I've read one other exception, but it's only come up once in any book I've ever read. Once, in the eighties, I read a post-apocalyptic novel where men outnumbered women, and accordingly it wasn't uncommon for a woman to marry two men. The two male main characters were both in love with the same female main character. At one point, the two men had a conversation that went something like:

Man A: 'we could both marry her? But I don't think that would work for us specifically.'

Man B: 'yeah, I'm afraid you're right.'

And teenage me went "AT LEAST YOU CONSIDERED IT I'M SO PROUD."

(It is honestly wild how many sff novels in the 80s were queer-positive and/or polyam-positive, at a time when no people I knew talked much about either one. But then again, FurryMUCK was always queer- and polyam-positive and it started in the late 80s.) 

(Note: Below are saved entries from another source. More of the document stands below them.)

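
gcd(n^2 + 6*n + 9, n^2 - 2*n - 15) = n + 3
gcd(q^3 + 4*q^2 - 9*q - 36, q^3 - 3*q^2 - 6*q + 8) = 1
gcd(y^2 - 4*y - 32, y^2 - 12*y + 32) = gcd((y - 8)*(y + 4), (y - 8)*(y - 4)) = y - 8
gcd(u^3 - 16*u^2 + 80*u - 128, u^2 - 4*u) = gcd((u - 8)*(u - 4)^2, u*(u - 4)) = u - 4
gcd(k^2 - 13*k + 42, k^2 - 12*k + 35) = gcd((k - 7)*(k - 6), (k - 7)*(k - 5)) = k - 7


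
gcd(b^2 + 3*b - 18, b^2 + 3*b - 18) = b^2 + 3*b - 18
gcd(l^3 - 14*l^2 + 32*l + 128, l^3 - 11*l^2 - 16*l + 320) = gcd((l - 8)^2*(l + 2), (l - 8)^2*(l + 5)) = l^2 - 16*l + 64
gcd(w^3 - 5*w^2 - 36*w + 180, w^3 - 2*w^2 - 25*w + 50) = w - 5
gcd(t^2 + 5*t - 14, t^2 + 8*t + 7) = t + 7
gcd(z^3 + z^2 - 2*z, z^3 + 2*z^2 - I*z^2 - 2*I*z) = z^2 + 2*z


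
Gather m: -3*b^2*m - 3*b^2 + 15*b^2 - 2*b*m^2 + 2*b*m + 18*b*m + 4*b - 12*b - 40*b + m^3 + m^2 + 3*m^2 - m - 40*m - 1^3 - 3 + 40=12*b^2 - 48*b + m^3 + m^2*(4 - 2*b) + m*(-3*b^2 + 20*b - 41) + 36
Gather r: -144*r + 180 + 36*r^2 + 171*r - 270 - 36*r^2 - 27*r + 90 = 0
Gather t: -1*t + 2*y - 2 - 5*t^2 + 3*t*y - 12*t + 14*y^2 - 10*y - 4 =-5*t^2 + t*(3*y - 13) + 14*y^2 - 8*y - 6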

And honestly, that's still the thing that annoys me most with the love triangle and related trope: that polyamory isn't considered. Polyamory is not right for everyone! I am fine with people thinking about it, or trying it, and going 'nope, this doesn't work for me.' But it's always annoyed me when monoamory is presented as an inevitability. Even when I was a kid in the 80s and sure I'd never find anyone else who agreed with me, I thought there ought to be other options. Or when jealousy and possessiveness is presented as proof of love, a sign of a strong relationship.

Anyway, I'm always gonna enjoy queer polyam romances more but I'm fine with unqueer monoamorous ones. I just want them to acknowledge they're not the only possible kind of romance.

~

As an update: I did a bunch more painting yesterday, and glued together some of the terrain that I've painted. Lut's attempt to assemble the Death Reaper did not go well. It's not clear if it would've been possible to assemble it if the pieces were perfectly aligned and Lut just got them slightly misaligned, or if the pieces are misprinted and it can't be assembled. The last piece can't be glued on in its present state, ertainly. I'm gonna take it to the store and see if the manager can salvage it. (The manager and sole employee is a giant wargaming nerd and may be able to figure out what to do better than we can.) I don't think I'll do any more painting of unassembled miniatures, regardless of how this one turns out, though. Yes, it's nice to be able to paint the pieces before the assembly makes various places hard to get reach. But spending several hours painting the unassembled pieces only to discover they can't be assembled is horrible. I'm glad this happened with the Death Reaper and not the Shadow Seer (which took even longer) but it's still killing my interest in painting the rest of the team. It's the first time Lut's had this problem, too, and he's assembled dozens of miniatures in the last year. Just bad luck that it happened with the second unassembled mini I've painted.

I did some more work on the outline for Be That Way yesterday and Sunday evening. But I've been procrastinating on doing anything else with it all day. It's almost late enough for me to give up and do nothing with the day! Yay?